The ACS went dark and the entire orbiting observatory entered a protective "safe mode" Saturday about 7:30 a.m., when a backup power supply system failed.
Scientists expect most of Hubble's scientific instruments to return to duty later this week, while engineers study the problem, said Preston Burch, Hubble program manager at the NASA Goddard Space Flight Center in Greenbelt.
ACS problems
The ACS shut down last year in June and again in September. But this time two of the instrument's three "channels," which function as separate cameras within the instrument, are likely to remain dark permanently, Burch said.
The Hubble still has an infrared camera capable of probing deep into space, guidance sensors that detect and track movements of distant stars and the renowned Wide Field Planetary Camera 2, which is responsible for nearly all of the famous images created by the orbiting telescope.
Engineers hope to restore one of the three ACS channels by the end of March so that it can help NASA's New Horizons spacecraft gather information about Jupiter and its atmosphere, Burch said.
But two-thirds of the requests from astronomers seeking time to use Hubble - awarded by a committee on a competitive basis - involved access to ACS because of its ability to peer deep into space. The single ACS channel that might be restored generally performs less than 10 percent of that work, Burch said.
"It is a significant loss in capability, but there's still no shortage of science to be done with Hubble," Burch said.
The lost channels included the high-resolution channel, which could examine interstellar dust created by the formation of planets, and the wide-field channel, credited a few years ago with recording the most distant observations of the early universe ever made, Burch said.

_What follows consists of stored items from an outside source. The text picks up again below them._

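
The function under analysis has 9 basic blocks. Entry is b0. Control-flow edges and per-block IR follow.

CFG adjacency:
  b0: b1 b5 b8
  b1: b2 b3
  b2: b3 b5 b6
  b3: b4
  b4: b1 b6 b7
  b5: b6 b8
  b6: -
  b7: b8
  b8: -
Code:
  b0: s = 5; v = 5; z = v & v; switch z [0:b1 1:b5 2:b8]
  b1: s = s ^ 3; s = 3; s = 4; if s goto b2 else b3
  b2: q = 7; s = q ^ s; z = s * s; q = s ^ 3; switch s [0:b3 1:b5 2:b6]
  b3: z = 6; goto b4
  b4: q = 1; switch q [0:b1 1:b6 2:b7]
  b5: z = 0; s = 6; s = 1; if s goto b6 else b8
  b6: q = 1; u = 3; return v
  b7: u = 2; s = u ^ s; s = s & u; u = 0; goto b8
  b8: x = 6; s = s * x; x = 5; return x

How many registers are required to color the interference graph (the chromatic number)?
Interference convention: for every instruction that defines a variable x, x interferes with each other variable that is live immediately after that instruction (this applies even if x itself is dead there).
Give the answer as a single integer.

Block summaries:
  b0: def={s,v,z} ue=∅
  b1: def={s} ue={s}
  b2: def={q,s,z} ue={s}
  b3: def={z} ue=∅
  b4: def={q} ue=∅
  b5: def={s,z} ue=∅
  b6: def={q,u} ue={v}
  b7: def={s,u} ue={s}
  b8: def={s,x} ue={s}

Live sets:
  b0: in=∅ out={s,v}
  b1: in={s,v} out={s,v}
  b2: in={s,v} out={s,v}
  b3: in={s,v} out={s,v}
  b4: in={s,v} out={s,v}
  b5: in={v} out={s,v}
  b6: in={v} out=∅
  b7: in={s} out={s}
  b8: in={s} out=∅

Interfere edges:
  q↔{s,v}
  s↔{q,u,v,x,z}
  u↔{s,v}
  v↔{q,s,u,z}
  x↔{s}
  z↔{s,v}

Registers:
  {q,s,v} pairwise interfere (3-clique) ⇒ χ ≥ 3
  assign q→r2 s→r0 u→r2 v→r1 x→r1 z→r2 — no edge inside a register ⇒ χ ≤ 3
  χ = 3

Answer: 3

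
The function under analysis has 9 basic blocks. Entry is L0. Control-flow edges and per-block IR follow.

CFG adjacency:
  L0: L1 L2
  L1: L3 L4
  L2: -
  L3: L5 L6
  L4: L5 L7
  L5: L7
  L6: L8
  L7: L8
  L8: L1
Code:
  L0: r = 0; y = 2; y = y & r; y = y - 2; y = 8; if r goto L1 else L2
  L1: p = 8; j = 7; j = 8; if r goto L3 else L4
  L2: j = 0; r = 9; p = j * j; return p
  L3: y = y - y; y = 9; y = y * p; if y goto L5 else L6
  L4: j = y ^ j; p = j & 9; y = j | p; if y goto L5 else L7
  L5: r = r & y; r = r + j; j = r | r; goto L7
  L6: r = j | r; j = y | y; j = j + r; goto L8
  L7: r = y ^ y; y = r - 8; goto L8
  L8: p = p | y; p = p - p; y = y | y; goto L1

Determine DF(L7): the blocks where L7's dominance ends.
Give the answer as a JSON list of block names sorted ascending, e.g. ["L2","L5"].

idom tree: L1←L0 L2←L0 L3←L1 L4←L1 L5←L1 L6←L3 L7←L1 L8←L1
Dom∩ at merges:
  L1: preds {L0,L8}: {L0} ∩ {L0,L1,L8} = {L0}; idom=L0
  L5: preds {L3,L4}: {L0,L1,L3} ∩ {L0,L1,L4} = {L0,L1}; idom=L1
  L7: preds {L4,L5}: {L0,L1,L4} ∩ {L0,L1,L5} = {L0,L1}; idom=L1
  L8: preds {L6,L7}: {L0,L1,L3,L6} ∩ {L0,L1,L7} = {L0,L1}; idom=L1

DF walk-up:
  L1←L0: walk · to L0
  L1←L8: walk L8→L1 to L0
  L5←L3: walk L3 to L1
  L5←L4: walk L4 to L1
  L7←L4: walk L4 to L1
  L7←L5: walk L5 to L1
  L8←L6: walk L6→L3 to L1
  L8←L7: walk L7 to L1
  L0: DF=∅
  L1: DF={L1}
  L2: DF=∅
  L3: DF={L5,L8}
  L4: DF={L5,L7}
  L5: DF={L7}
  L6: DF={L8}
  L7: DF={L8}
  L8: DF={L1}

DF(L7) = ["L8"]

Answer: ["L8"]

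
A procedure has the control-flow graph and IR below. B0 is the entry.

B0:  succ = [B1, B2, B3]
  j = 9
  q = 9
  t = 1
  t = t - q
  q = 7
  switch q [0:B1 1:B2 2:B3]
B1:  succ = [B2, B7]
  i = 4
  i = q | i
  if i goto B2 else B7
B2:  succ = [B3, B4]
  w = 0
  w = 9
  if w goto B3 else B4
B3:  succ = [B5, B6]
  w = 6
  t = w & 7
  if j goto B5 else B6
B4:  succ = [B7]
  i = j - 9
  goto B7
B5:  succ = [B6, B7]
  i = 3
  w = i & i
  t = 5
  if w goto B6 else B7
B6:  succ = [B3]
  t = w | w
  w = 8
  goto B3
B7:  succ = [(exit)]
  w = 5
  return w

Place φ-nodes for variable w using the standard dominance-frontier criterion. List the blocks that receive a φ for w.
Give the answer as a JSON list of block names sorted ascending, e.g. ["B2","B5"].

Answer: ["B3", "B6", "B7"]

Derivation:
idom tree: B1←B0 B2←B0 B3←B0 B4←B2 B5←B3 B6←B3 B7←B0
Join-block Dom:
  B2: preds {B0,B1}: {B0} ∩ {B0,B1} = {B0}; idom=B0
  B3: preds {B0,B2,B6}: {B0} ∩ {B0,B2} ∩ {B0,B3,B6} = {B0}; idom=B0
  B6: preds {B3,B5}: {B0,B3} ∩ {B0,B3,B5} = {B0,B3}; idom=B3
  B7: preds {B1,B4,B5}: {B0,B1} ∩ {B0,B2,B4} ∩ {B0,B3,B5} = {B0}; idom=B0

DF walk-up:
  join B2 pred B0: · stop@B0
  join B2 pred B1: B1 stop@B0
  join B3 pred B0: · stop@B0
  join B3 pred B2: B2 stop@B0
  join B3 pred B6: B6→B3 stop@B0
  join B6 pred B3: · stop@B3
  join B6 pred B5: B5 stop@B3
  join B7 pred B1: B1 stop@B0
  join B7 pred B4: B4→B2 stop@B0
  join B7 pred B5: B5→B3 stop@B0
  DF(B0)=∅
  DF(B1)={B2,B7}
  DF(B2)={B3,B7}
  DF(B3)={B3,B7}
  DF(B4)={B7}
  DF(B5)={B6,B7}
  DF(B6)={B3}
  DF(B7)=∅

φ for w: defs {B2,B3,B5,B6,B7}
  DF⁺ = {B3,B6,B7}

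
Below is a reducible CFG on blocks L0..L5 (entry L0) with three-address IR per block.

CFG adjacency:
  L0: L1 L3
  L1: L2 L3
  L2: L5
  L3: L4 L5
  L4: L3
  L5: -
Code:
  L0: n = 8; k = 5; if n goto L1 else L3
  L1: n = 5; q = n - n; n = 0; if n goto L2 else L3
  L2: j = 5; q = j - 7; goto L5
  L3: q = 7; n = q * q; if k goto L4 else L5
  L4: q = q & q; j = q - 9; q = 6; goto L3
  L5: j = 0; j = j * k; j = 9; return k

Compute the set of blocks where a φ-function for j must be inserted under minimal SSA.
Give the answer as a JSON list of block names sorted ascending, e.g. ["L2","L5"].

Answer: ["L3", "L5"]

Analysis:
idom tree: L1←L0 L2←L1 L3←L0 L4←L3 L5←L0
Dom∩ at merges:
  L3: preds {L0,L1,L4}: {L0} ∩ {L0,L1} ∩ {L0,L3,L4} = {L0}; idom=L0
  L5: preds {L2,L3}: {L0,L1,L2} ∩ {L0,L3} = {L0}; idom=L0

DF walk-up:
  join L3 pred L0: · stop@L0
  join L3 pred L1: L1 stop@L0
  join L3 pred L4: L4→L3 stop@L0
  join L5 pred L2: L2→L1 stop@L0
  join L5 pred L3: L3 stop@L0
  L0: DF=∅
  L1: DF={L3,L5}
  L2: DF={L5}
  L3: DF={L3,L5}
  L4: DF={L3}
  L5: DF=∅

φ for j: defs {L2,L4,L5}
  DF⁺ = {L3,L5}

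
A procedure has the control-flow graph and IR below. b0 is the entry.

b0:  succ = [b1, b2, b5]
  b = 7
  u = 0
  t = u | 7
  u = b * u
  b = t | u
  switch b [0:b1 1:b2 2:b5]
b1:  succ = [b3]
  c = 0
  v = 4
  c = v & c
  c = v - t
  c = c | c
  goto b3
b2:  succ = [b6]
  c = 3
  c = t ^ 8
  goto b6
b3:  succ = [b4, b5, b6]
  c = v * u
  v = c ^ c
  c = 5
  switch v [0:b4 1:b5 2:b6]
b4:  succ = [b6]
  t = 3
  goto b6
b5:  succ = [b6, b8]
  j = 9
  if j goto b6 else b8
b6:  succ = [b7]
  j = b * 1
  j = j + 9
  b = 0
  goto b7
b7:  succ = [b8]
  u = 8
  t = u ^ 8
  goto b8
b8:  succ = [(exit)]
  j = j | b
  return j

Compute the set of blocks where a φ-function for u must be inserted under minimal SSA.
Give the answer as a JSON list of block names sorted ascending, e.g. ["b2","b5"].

idom tree: b1←b0 b2←b0 b3←b1 b4←b3 b5←b0 b6←b0 b7←b6 b8←b0
Dom∩ at merges:
  b5: preds {b0,b3}: {b0} ∩ {b0,b1,b3} = {b0}; idom=b0
  b6: preds {b2,b3,b4,b5}: {b0,b2} ∩ {b0,b1,b3} ∩ {b0,b1,b3,b4} ∩ {b0,b5} = {b0}; idom=b0
  b8: preds {b5,b7}: {b0,b5} ∩ {b0,b6,b7} = {b0}; idom=b0

DF derivation:
  b5←b0: walk · to b0
  b5←b3: walk b3→b1 to b0
  b6←b2: walk b2 to b0
  b6←b3: walk b3→b1 to b0
  b6←b4: walk b4→b3→b1 to b0
  b6←b5: walk b5 to b0
  b8←b5: walk b5 to b0
  b8←b7: walk b7→b6 to b0
  b0 → ∅
  b1 → {b5,b6}
  b2 → {b6}
  b3 → {b5,b6}
  b4 → {b6}
  b5 → {b6,b8}
  b6 → {b8}
  b7 → {b8}
  b8 → ∅

φ for u: defs {b0,b7}
  DF⁺ = {b8}

Answer: ["b8"]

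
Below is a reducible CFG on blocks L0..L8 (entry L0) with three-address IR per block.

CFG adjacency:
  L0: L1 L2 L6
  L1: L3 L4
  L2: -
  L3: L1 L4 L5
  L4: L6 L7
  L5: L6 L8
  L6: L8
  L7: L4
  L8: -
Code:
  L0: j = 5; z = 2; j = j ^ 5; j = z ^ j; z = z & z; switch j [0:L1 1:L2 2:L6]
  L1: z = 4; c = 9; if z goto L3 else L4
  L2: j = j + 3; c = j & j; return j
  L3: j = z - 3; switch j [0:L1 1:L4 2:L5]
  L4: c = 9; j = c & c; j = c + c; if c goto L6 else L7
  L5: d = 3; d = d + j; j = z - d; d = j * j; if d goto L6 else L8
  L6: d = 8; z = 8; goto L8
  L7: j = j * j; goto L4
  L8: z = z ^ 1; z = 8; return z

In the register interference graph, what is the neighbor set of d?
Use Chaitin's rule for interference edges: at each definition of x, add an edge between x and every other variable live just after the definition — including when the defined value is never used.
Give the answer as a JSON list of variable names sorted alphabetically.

Per-block:
  L0: {j,z} / ∅
  L1: {c,z} / ∅
  L2: {c,j} / {j}
  L3: {j} / {z}
  L4: {c,j} / ∅
  L5: {d,j} / {j,z}
  L6: {d,z} / ∅
  L7: {j} / {j}
  L8: {z} / {z}

Liveness:
  live L0: ∅→{j}
  live L1: ∅→{z}
  live L2: {j}→∅
  live L3: {z}→{j,z}
  live L4: ∅→{j}
  live L5: {j,z}→{z}
  live L6: ∅→{z}
  live L7: {j}→∅
  live L8: {z}→∅

Conflict graph:
  c — {j,z}
  d — {j,z}
  j — {c,d,z}
  z — {c,d,j}

N(d) = ["j", "z"]

Answer: ["j", "z"]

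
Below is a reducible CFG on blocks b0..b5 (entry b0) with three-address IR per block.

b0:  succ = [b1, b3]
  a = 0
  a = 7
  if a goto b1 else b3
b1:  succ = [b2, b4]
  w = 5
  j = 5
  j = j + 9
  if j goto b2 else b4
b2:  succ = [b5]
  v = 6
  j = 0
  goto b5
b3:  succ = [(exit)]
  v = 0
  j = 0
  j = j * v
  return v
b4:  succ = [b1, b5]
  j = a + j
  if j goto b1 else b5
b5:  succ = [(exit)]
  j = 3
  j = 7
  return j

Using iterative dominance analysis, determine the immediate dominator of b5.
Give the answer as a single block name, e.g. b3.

Answer: b1

Working:
idom tree: b1←b0 b2←b1 b3←b0 b4←b1 b5←b1
Dom∩ at merges:
  b1: preds {b0,b4}: {b0} ∩ {b0,b1,b4} = {b0}; idom=b0
  b5: preds {b2,b4}: {b0,b1,b2} ∩ {b0,b1,b4} = {b0,b1}; idom=b1

idom(b5) = b1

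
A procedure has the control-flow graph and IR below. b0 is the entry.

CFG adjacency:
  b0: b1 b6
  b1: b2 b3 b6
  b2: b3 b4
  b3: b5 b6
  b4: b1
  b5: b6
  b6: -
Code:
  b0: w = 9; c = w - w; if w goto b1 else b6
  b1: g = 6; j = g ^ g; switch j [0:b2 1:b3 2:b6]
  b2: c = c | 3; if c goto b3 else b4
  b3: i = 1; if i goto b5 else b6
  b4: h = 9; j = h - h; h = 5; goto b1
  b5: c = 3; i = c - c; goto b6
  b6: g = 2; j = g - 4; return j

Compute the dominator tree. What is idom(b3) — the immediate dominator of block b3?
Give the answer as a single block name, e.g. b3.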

Hubble's existing wide-field camera will be able to perform some of the same deep space probing conducted by ACS, but it will take longer to gather the data, Burch said.
NASA has set up a panel to study the cause of the outage. The power failure was not a threat to Hubble's remaining instruments and will not affect plans for a Hubble servicing mission in September 2008, NASA officials say.
Isolated failure
"We believe it's isolated to a very specific place within the telescope and will not affect any other instruments on the telescope," said Edward Ruitberg, Hubble Space Telescope deputy program manager.
Shuttle astronauts are scheduled to install two new scientific instruments - the Cosmic Origins Spectrograph and the Wide Field Camera 3 - in 2008. They also will repair Hubble's Space Telescope Imaging Spectrograph, idled since 2004 by an electrical failure.
The new Wide Field Camera is designed to perform many of the same functions as ACS, helping astronomers to peer further back in time to an era when the universe was a few hundred million years old, experts say.
The spectrograph will reveal secrets about the evolution and formation of galaxies, and probe the atmospheres on distant planets and the nature of the vast, dark voids of empty space between galaxies.
Limited lifespan
ACS failed just a month short of the five-year life span anticipated when it was installed on a servicing mission in March 2002, Burch said.
"We knew it's lifetime was going to be limited," he said.